Understanding and controlling which materials gain entry into living cells holds great promise in a number of fields, from biomedicine to agriculture.
Andy Sarles, assistant professor in the Department of Mechanical, Aerospace, and Biomedical Engineering, will soon begin new research aimed at allowing such a breakthrough, which has earned him a prestigious National Science Foundation CAREER award of $540,000 over five years.
That project aims to understand how amphiphilic monolayer-protected nanoparticles, or AmNPs, interact with model cell membranes. Amphiphilic materials have both hydrophilic and hydrophobic characteristics, meaning they are both attracted to and yet repulsed by water.
“AmNPs have shown the ability to harmlessly pass through the outer membrane of a cell, yet how they do this is not well understood,” said Sarles. “If we can reveal these details, then there is great potential to use AmNPs as carriers for drugs or other materials that can be used to control cellular function.”
The team will apply and further develop this model system to study a specific type of striped AmNP produced by Swiss professor Francesco Stellacci at École Polytechnique Fédérale de Lausanne.
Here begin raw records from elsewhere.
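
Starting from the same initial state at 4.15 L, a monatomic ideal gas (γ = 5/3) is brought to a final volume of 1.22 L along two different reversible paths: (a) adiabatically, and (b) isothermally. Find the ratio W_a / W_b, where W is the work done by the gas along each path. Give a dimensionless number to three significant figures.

W_a / W_b ≈ 1.55

Path (a) adiabatic: W = P₁V₁(1 − (V₁/V₂)^(γ−1))/(γ−1) → W_a/(P₁V₁) = -1.893.
Path (b) isothermal: W = P₁V₁ ln(V₂/V₁) → W_b/(P₁V₁) = -1.224.
W_a / W_b = -1.893 / -1.224 = 1.546.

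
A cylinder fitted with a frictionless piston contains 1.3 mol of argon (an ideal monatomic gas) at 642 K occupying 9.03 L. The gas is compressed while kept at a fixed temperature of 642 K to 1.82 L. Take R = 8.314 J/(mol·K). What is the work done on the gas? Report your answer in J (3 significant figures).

W ≈ 11100 J

Isothermal: W = nRT ln(V₂/V₁).
W = (1.3)(8.314)(642) × ln(1.82/9.03)
  = 6939 × -1.602
W_by_gas = -11114 J; work on gas = −W_by = 11114 J.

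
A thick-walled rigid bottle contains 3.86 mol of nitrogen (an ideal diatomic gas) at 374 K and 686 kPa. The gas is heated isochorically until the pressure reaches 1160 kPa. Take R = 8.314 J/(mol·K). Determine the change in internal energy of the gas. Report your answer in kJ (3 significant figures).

Constant volume ⇒ W = 0, so Q = ΔU = nCᵥΔT with Cᵥ = 5R/2 = 20.79 J/(mol·K).
At constant V, T₂/T₁ = P₂/P₁ ⇒ ΔT = T₁(P₂/P₁ − 1) = 374·(1160/686 − 1) = 258.4 K.
ΔU = (3.86)(20.79)(258.4) = 20733 J.

ΔU ≈ 20.7 kJ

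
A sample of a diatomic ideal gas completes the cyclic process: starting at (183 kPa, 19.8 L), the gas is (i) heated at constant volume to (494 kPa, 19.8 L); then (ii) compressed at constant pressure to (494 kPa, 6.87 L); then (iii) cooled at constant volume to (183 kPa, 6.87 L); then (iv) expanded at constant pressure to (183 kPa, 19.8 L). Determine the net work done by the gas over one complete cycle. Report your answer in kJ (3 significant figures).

W_net ≈ -4.02 kJ

Constant-volume legs do no work.
W(ii) = (494)(6.87 − 19.8) = -6387 J; W(iv) = (183)(19.8 − 6.87) = 2366 J.
W_net = -6387 + 2366 = -4021 J (the counter-clockwise enclosed area).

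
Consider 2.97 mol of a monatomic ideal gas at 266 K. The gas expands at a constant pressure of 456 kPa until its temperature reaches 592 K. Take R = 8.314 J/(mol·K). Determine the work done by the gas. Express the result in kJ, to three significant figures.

Isobaric: W = P ΔV = nR ΔT.
W = (2.97)(8.314)(592 − 266) = 8050 J.

W ≈ 8.05 kJ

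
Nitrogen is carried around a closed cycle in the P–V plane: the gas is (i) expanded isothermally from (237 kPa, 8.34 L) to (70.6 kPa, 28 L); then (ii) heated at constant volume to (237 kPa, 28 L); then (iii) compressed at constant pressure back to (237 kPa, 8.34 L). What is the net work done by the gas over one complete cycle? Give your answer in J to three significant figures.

Leg (i): W = PᵢVᵢ ln(V_f/Vᵢ) = (1977) ln(28/8.34) = 2394 J.
Leg (ii): W = 0.
Leg (iii): W = PΔV = (237)(8.34 − 28) = -4659 J.
W_net = 2394 − 4659 = -2266 J.

W_net ≈ -2270 J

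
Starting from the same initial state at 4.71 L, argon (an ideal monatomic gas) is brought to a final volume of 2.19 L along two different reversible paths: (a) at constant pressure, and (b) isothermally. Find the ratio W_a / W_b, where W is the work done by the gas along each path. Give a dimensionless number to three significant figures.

Path (a) isobaric: W = P₁(V₂ − V₁) → W_a/(P₁V₁) = -0.535.
Path (b) isothermal: W = P₁V₁ ln(V₂/V₁) → W_b/(P₁V₁) = -0.7658.
W_a / W_b = -0.535 / -0.7658 = 0.6987.

W_a / W_b ≈ 0.699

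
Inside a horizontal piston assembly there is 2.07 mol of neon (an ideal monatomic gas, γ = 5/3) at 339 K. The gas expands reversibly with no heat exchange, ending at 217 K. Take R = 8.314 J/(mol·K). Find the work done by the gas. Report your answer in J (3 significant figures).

Adiabatic ⇒ Q = 0, so W_by = −ΔU = nCᵥ(T₁ − T₂).
Cᵥ = 3R/2 = 12.47 J/(mol·K).
W = (2.07)(12.47)(339 − 217) = 3149 J.

W ≈ 3150 J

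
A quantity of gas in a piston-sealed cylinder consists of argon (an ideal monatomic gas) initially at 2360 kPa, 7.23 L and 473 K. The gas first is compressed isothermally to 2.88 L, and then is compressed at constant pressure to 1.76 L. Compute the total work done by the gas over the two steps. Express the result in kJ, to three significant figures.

W_total ≈ -22.3 kJ

Step 1 (isothermal): W = P₁V₁ ln(V₂/V₁) = (17063) ln(2.88/7.23) = -15705 J.
After step 1: P = 5925 kPa, V = 2.88 L, T = 473 K.
Step 2 (isobaric): W = PΔV = (5925 kPa)(1.76 − 2.88 L) = -6636 J.
W_total = -15705 − 6636 = -22341 J.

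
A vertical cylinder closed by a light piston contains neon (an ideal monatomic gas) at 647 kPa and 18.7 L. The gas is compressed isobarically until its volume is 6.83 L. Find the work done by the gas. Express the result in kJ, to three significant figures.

Isobaric: W = P ΔV.
W = (647 kPa)(6.83 − 18.7 L) = (647)(-11.87) = -7680 J.

W ≈ -7.68 kJ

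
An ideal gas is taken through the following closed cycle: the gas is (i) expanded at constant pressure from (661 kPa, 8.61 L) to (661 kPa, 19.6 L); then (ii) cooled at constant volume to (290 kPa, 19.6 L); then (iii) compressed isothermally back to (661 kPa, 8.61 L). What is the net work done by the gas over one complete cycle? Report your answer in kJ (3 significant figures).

Leg (i): W = PΔV = (661)(19.6 − 8.61) = 7264 J.
Leg (ii): W = 0.
Leg (iii): W = PᵢVᵢ ln(V_f/Vᵢ) = (5684) ln(8.61/19.6) = -4676 J.
W_net = 7264 − 4676 = 2589 J.

W_net ≈ 2.59 kJ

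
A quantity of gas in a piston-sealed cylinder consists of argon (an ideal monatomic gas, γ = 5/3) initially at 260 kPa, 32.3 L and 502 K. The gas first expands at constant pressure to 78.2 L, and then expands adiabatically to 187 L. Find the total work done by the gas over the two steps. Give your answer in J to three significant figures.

Step 1 (isobaric): W = PΔV = (260 kPa)(78.2 − 32.3 L) = 11934 J.
After step 1: P = 260 kPa, V = 78.2 L, T = 1215 K.
Step 2 (adiabatic): W = (P₁V₁ − P₂V₂)/(γ−1) = (20332 − 11370)/0.667 = 13443 J.
W_total = 11934 + 13443 = 25377 J.

W_total ≈ 25400 J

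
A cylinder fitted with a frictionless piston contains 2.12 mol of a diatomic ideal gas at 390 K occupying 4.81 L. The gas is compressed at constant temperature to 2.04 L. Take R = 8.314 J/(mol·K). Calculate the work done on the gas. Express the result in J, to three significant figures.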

By alternating back and forth between water-loving to water-hating sections of nanoparticles, Stellacci’s team discovered that AmNPs could pass through cellular membranes easily and without causing damage.
Sarles’s team will employ state-of-the-art methods to assemble and characterize realistic, yet simplified, model cell membranes that form at the interface between lipid-coated water droplets in oil.
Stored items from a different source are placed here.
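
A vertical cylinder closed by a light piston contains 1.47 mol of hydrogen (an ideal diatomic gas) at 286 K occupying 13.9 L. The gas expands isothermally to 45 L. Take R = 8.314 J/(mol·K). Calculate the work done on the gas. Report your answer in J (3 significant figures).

Isothermal: W = nRT ln(V₂/V₁).
W = (1.47)(8.314)(286) × ln(45/13.9)
  = 3495 × 1.175
W_by_gas = 4106 J; work on gas = −W_by = -4106 J.

W ≈ -4110 J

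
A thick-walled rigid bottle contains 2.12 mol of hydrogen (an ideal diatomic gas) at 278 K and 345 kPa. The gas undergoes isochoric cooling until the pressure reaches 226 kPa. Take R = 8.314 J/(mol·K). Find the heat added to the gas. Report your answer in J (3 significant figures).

Constant volume ⇒ W = 0, so Q = ΔU = nCᵥΔT with Cᵥ = 5R/2 = 20.79 J/(mol·K).
At constant V, T₂/T₁ = P₂/P₁ ⇒ ΔT = T₁(P₂/P₁ − 1) = 278·(226/345 − 1) = -95.89 K.
ΔU = (2.12)(20.79)(-95.89) = -4225 J.

Q ≈ -4230 J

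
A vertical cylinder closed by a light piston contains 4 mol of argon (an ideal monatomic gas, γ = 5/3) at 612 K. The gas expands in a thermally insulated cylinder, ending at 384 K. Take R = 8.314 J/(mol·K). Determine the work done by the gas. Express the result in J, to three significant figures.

W ≈ 11400 J

Adiabatic ⇒ Q = 0, so W_by = −ΔU = nCᵥ(T₁ − T₂).
Cᵥ = 3R/2 = 12.47 J/(mol·K).
W = (4)(12.47)(612 − 384) = 11374 J.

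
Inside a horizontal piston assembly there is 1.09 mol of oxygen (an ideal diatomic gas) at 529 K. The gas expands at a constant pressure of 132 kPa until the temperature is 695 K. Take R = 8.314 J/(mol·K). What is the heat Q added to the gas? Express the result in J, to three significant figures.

Isobaric: W = nRΔT = (1.09)(8.314)(166) = 1504 J.
ΔU = nCᵥΔT with Cᵥ = 5R/2: ΔU = (1.09)(20.79)(166) = 3761 J.
Q = ΔU + W = 3761 + 1504 = 5265 J.

Q ≈ 5270 J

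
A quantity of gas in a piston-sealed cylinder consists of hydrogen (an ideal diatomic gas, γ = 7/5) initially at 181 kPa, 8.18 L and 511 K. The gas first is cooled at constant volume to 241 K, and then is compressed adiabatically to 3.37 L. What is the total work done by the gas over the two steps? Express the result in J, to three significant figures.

Step 1 (isochoric): W = 0 (constant volume).
After step 1: P = 85.36 kPa (V unchanged).
Step 2 (adiabatic): W = (P₁V₁ − P₂V₂)/(γ−1) = (698.3 − 995.6)/0.4 = -743.3 J.
W_total = 0 − 743.3 = -743.3 J.

W_total ≈ -743 J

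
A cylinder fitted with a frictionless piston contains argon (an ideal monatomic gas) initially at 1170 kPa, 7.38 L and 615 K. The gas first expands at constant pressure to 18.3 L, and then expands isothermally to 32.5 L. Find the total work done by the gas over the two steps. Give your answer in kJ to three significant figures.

Step 1 (isobaric): W = PΔV = (1170 kPa)(18.3 − 7.38 L) = 12776 J.
After step 1: P = 1170 kPa, V = 18.3 L, T = 1525 K.
Step 2 (isothermal): W = P₁V₁ ln(V₂/V₁) = (21411) ln(32.5/18.3) = 12297 J.
W_total = 12776 + 12297 = 25074 J.

W_total ≈ 25.1 kJ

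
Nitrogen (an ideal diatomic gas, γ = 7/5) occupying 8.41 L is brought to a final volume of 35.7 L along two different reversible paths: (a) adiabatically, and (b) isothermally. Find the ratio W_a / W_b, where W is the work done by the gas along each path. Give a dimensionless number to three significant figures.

Path (a) adiabatic: W = P₁V₁(1 − (V₁/V₂)^(γ−1))/(γ−1) → W_a/(P₁V₁) = 1.098.
Path (b) isothermal: W = P₁V₁ ln(V₂/V₁) → W_b/(P₁V₁) = 1.446.
W_a / W_b = 1.098 / 1.446 = 0.7594.

W_a / W_b ≈ 0.759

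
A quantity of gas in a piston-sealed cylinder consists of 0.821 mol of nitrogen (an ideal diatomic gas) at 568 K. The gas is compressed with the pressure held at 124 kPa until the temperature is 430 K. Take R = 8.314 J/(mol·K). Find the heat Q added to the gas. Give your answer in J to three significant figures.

Q ≈ -3300 J

Isobaric: W = nRΔT = (0.821)(8.314)(-138) = -942 J.
ΔU = nCᵥΔT with Cᵥ = 5R/2: ΔU = (0.821)(20.79)(-138) = -2355 J.
Q = ΔU + W = -2355 − 942 = -3297 J.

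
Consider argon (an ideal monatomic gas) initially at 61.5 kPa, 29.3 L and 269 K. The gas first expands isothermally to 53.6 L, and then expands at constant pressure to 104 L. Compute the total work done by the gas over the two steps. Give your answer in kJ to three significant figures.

W_total ≈ 2.78 kJ

Step 1 (isothermal): W = P₁V₁ ln(V₂/V₁) = (1802) ln(53.6/29.3) = 1088 J.
After step 1: P = 33.62 kPa, V = 53.6 L, T = 269 K.
Step 2 (isobaric): W = PΔV = (33.62 kPa)(104 − 53.6 L) = 1694 J.
W_total = 1088 + 1694 = 2783 J.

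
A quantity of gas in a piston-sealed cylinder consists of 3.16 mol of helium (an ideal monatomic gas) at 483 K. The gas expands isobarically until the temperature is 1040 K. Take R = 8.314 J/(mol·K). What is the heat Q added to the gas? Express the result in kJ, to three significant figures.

Isobaric: W = nRΔT = (3.16)(8.314)(557) = 14634 J.
ΔU = nCᵥΔT with Cᵥ = 3R/2: ΔU = (3.16)(12.47)(557) = 21950 J.
Q = ΔU + W = 21950 + 14634 = 36584 J.

Q ≈ 36.6 kJ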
This multi-phase system leverages the amphiphilic properties of lipids to spontaneously assemble at the water-oil interface and allows for creating a synthetic barrier between droplets that has the same structure and composition of cellular membranes.
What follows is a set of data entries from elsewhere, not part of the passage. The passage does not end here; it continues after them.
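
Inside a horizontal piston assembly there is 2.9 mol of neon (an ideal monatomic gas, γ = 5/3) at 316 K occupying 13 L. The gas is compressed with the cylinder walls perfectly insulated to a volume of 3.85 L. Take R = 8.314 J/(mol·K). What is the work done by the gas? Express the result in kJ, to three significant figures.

Adiabatic: TV^(γ−1) = const with γ = 5/3.
T₂ = T₁ (V₁/V₂)^(γ−1) = 316 × (13/3.85)^0.667 = 316 × 2.251 = 711.2 K.
W_by = nCᵥ(T₁ − T₂) = (2.9)(12.47)(316 − 711.2) = -14294 J.

W ≈ -14.3 kJ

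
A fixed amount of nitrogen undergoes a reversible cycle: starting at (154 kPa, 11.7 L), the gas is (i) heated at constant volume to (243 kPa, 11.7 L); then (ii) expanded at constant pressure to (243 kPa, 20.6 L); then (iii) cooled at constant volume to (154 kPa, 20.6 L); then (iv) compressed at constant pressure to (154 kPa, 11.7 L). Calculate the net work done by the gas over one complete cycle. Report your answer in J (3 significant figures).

W_net ≈ 792 J

Constant-volume legs do no work.
W(ii) = (243)(20.6 − 11.7) = 2163 J; W(iv) = (154)(11.7 − 20.6) = -1371 J.
W_net = 2163 − 1371 = 792.1 J (the clockwise enclosed area).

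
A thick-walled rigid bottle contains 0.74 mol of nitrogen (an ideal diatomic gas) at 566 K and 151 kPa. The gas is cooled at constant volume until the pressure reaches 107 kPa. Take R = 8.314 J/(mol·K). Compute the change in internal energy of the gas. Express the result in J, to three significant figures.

Constant volume ⇒ W = 0, so Q = ΔU = nCᵥΔT with Cᵥ = 5R/2 = 20.79 J/(mol·K).
At constant V, T₂/T₁ = P₂/P₁ ⇒ ΔT = T₁(P₂/P₁ − 1) = 566·(107/151 − 1) = -164.9 K.
ΔU = (0.74)(20.79)(-164.9) = -2537 J.

ΔU ≈ -2540 J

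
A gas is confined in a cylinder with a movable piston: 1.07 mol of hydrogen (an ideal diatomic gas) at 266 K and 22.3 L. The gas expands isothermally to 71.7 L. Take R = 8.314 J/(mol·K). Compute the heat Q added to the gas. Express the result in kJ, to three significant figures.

Q ≈ 2.76 kJ

Isothermal ⇒ ΔU = 0, so Q = W = nRT ln(V₂/V₁).
Q = (1.07)(8.314)(266) ln(71.7/22.3) = 2366 × 1.168 = 2764 J.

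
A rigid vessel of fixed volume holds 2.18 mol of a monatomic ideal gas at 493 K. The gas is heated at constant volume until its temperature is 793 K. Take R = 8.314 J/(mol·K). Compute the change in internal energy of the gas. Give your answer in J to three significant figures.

Constant volume ⇒ W = 0, so Q = ΔU = nCᵥΔT with Cᵥ = 3R/2 = 12.47 J/(mol·K).
ΔU = (2.18)(12.47)(793 − 493) = 8156 J.

ΔU ≈ 8160 J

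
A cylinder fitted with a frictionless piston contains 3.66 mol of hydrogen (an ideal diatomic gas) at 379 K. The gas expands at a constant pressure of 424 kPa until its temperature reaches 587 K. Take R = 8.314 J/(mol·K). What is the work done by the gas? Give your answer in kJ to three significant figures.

W ≈ 6.33 kJ

Isobaric: W = P ΔV = nR ΔT.
W = (3.66)(8.314)(587 − 379) = 6329 J.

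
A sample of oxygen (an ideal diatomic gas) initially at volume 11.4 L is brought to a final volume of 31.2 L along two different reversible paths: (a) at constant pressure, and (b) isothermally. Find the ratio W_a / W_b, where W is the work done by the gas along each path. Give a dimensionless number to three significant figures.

W_a / W_b ≈ 1.73

Path (a) isobaric: W = P₁(V₂ − V₁) → W_a/(P₁V₁) = 1.737.
Path (b) isothermal: W = P₁V₁ ln(V₂/V₁) → W_b/(P₁V₁) = 1.007.
W_a / W_b = 1.737 / 1.007 = 1.725.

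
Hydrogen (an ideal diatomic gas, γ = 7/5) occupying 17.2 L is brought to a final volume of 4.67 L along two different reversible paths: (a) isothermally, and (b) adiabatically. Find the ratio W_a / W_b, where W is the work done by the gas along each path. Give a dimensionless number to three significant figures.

Path (a) isothermal: W = P₁V₁ ln(V₂/V₁) → W_a/(P₁V₁) = -1.304.
Path (b) adiabatic: W = P₁V₁(1 − (V₁/V₂)^(γ−1))/(γ−1) → W_b/(P₁V₁) = -1.711.
W_a / W_b = -1.304 / -1.711 = 0.7618.

W_a / W_b ≈ 0.762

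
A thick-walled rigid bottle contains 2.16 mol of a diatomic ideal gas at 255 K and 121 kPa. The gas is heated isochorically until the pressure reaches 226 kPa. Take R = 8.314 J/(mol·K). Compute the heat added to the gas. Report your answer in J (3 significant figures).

Q ≈ 9930 J

Constant volume ⇒ W = 0, so Q = ΔU = nCᵥΔT with Cᵥ = 5R/2 = 20.79 J/(mol·K).
At constant V, T₂/T₁ = P₂/P₁ ⇒ ΔT = T₁(P₂/P₁ − 1) = 255·(226/121 − 1) = 221.3 K.
ΔU = (2.16)(20.79)(221.3) = 9935 J.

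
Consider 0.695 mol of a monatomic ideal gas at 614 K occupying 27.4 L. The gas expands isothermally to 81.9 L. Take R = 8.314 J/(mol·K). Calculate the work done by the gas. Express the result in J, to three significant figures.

W ≈ 3880 J

Isothermal: W = nRT ln(V₂/V₁).
W = (0.695)(8.314)(614) × ln(81.9/27.4)
  = 3548 × 1.095
W_by_gas = 3885 J.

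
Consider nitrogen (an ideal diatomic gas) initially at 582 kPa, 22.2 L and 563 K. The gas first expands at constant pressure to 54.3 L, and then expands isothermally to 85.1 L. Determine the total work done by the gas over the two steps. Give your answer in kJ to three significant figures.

Step 1 (isobaric): W = PΔV = (582 kPa)(54.3 − 22.2 L) = 18682 J.
After step 1: P = 582 kPa, V = 54.3 L, T = 1377 K.
Step 2 (isothermal): W = P₁V₁ ln(V₂/V₁) = (31603) ln(85.1/54.3) = 14199 J.
W_total = 18682 + 14199 = 32881 J.

W_total ≈ 32.9 kJ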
Sarles said that while his team’s primary focus is to understand how these nanoparticles behave at a membrane surface and then improve methods to probe these intricate events, a longer-term goal is to focus on the best way of using them.
“If you can unlock details of how cellular membranes interact with synthetic nanoscale materials, you can engineer a variety of outcomes around those mechanisms,” said Sarles. “For example, you could engineer particles to deliver specifically targeted medicines for gene therapy or even to increase crop yield.”
Additionally, once you understand how to improve entry into cells, you can also engineer how to keep species out; something that could improve water and soil quality, or even prevent the absorption of cholesterol.
In addition to the research, Sarles has also made a point of integrating a set of education and outreach activities to disseminate to a broader community at UT and in Knoxville concepts related to the research.
Called INTERFACE, this outreach program will include both UT undergraduate researchers and journalism students as well as high-school students from the nearby L&N STEM Academy.